Devlet mekanizmasının kontrolünde bu mekanizmadan yararlananların namuslu insanlar olması yetmez, istihdam ettiğin insanların da dürüst, namuslu, vicdanlı insanlar olması lâzım. Bu üçlü sistemde, iş adamı, devlet ve siyasetçi var. Bugün devleti yürüten siyasetçiler, işte bu üçlü arasında aracı oluyorlar. Ödeyen devletin memuru, rüşvet iş adamıyla devlet memurları arasında cereyan ederken siyaseti elinde bulunduranlar da aracı oluyorlar. Birkaç vak’a son zamanlarda da meydana geldi, daha önce de meydana gelmişti. Hatta bazı bakanlar yüce divana hesap vermek zorunda kalmıştı.
Bizde cumhuriyetin ilk yıllarındaki en önemli rüşvet olayı Gümrük ve Tekel Bakanı olan Suat Ürgüplü zamanında yaşanmıştır.
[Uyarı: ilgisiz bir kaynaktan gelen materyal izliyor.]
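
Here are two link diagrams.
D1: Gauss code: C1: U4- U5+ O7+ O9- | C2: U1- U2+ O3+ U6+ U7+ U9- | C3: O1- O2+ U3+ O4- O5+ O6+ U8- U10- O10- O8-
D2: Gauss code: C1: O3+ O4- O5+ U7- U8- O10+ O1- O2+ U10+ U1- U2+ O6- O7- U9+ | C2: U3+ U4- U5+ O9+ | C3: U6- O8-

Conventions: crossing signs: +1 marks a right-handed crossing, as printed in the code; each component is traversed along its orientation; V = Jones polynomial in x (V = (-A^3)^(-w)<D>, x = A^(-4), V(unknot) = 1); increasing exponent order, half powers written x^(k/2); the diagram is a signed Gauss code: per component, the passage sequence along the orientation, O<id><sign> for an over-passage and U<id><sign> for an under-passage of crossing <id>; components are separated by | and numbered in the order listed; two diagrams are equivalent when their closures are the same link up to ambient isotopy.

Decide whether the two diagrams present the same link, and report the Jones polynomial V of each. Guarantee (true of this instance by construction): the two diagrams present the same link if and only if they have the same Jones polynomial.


equivalent: no
D1 (bracket A^-12 + A^-8 + A^-4 + 1; 10 crossings at w = 0): V = 1 + x + x^2 + x^3
D2 (bracket A^-8 + 2 + A^8; 10 crossings at w = 0): V = x^-2 + 2 + x^2
key observation: comparing 2 Jones polynomials yields 2 groups


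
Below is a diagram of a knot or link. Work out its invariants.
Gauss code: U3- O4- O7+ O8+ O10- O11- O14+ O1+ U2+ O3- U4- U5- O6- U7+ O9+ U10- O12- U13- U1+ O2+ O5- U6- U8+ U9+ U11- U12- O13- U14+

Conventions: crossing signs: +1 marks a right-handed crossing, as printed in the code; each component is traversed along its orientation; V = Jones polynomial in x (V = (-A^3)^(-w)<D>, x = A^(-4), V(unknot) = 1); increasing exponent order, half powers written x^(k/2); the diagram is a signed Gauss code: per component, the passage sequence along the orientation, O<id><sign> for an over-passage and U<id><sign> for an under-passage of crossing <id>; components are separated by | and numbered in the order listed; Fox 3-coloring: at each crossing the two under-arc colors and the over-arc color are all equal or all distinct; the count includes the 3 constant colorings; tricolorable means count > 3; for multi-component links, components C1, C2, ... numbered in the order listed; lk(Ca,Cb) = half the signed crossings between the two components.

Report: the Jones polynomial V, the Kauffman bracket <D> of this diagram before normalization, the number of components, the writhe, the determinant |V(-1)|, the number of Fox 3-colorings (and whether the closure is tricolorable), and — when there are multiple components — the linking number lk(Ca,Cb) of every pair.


V = x^-5 - 2x^-4 + 2x^-3 - 2x^-2 + 2x^-1 - 1 + x
<D> = A^-10 - A^-6 + 2A^-2 - 2A^2 + 2A^6 - 2A^10 + A^14 (w = -2)
1 component over 14 crossings, w = -2
3 Fox colorings among 3^14, |V(-1)| = 11: not tricolorable
why: V spans 6 powers of x: at least 6 crossings in any diagram


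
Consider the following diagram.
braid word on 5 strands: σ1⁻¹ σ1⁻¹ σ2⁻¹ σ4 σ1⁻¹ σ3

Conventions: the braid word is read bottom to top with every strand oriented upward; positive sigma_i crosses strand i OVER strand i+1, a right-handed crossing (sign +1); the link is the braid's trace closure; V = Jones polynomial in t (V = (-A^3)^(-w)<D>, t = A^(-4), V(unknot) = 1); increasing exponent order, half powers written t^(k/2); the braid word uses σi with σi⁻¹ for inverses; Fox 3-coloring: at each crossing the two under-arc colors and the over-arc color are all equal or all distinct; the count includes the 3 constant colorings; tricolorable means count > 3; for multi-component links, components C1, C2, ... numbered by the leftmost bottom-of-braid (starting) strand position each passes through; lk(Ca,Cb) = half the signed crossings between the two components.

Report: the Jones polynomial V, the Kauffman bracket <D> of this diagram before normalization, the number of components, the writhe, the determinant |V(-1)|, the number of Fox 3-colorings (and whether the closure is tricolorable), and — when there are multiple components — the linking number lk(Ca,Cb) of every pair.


Jones polynomial: V(t) = -t^-4 + t^-3 + t^-1
<D> = A^-2 + A^6 - A^10; writhe -2
components 1, writhe -2 (6 crossings)
3-colorings: 9 of 3^6, det 3 — tricolorable
note: det 3 = |V(-1)|; divisible by 3, so tricolorable


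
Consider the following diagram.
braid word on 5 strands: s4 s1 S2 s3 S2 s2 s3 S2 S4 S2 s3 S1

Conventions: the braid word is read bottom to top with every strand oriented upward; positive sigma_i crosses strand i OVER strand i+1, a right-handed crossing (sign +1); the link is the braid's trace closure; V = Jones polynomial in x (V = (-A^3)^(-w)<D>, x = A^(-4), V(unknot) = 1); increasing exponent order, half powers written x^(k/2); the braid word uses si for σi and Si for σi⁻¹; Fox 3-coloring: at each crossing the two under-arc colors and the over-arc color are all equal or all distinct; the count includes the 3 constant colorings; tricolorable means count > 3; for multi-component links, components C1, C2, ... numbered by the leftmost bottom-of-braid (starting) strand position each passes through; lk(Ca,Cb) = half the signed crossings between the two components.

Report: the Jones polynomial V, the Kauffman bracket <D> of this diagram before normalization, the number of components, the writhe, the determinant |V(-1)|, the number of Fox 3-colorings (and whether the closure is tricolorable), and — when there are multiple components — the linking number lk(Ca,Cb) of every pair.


Jones polynomial: V(x) = -x^-4 + x^-1 + 2 + x + x^2
<D> = A^-8 + A^-4 + 2 + A^4 - A^16; writhe 0
components 3, writhe 0 (12 crossings)
linking number lk(C1,C2) = 0
lk(C1,C3): +1
lk(C2,C3) = 0
3-colorings: 27 of 3^12, det 0 — tricolorable
note: |V(-1)| = 0: so tricolorable, since 3 divides 0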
Kendisi bir tahkikat komisyonu kurdu ve istifa etti. Tahkikatın neticesinde ise görevli birkaç küçük memur suçlu bulundu…
‘HARAMIN BİNASI OLMAZ’…Ülkeyi idare edenler yeter ki bu konularda hassas olsunlar. Haramın binası olmaz. Devlet ilerleyemez, kaynaklarını israf eder. İktisatçı olarak şunu söyleyebilirim:
Devlet, rüşvet ve yolsuzluk ile iki büyük darbe yiyor. Birincisi, kalkınmada kullanılacak ve büyük projelerde değerlendirilecek paralar bu şekilde şunun bunun cebine giriyor. Burada bir kere ekonomik bir darbe yenmiş oluyor. İkinci olarak da bunu gören bunu bilen, bundan paylanan bir zümre ortaya çıkıyor. Böylece devlet ahlâkî bir darbe de yiyor. Ahlâka indirilen darbe her şeyden daha kötüdür.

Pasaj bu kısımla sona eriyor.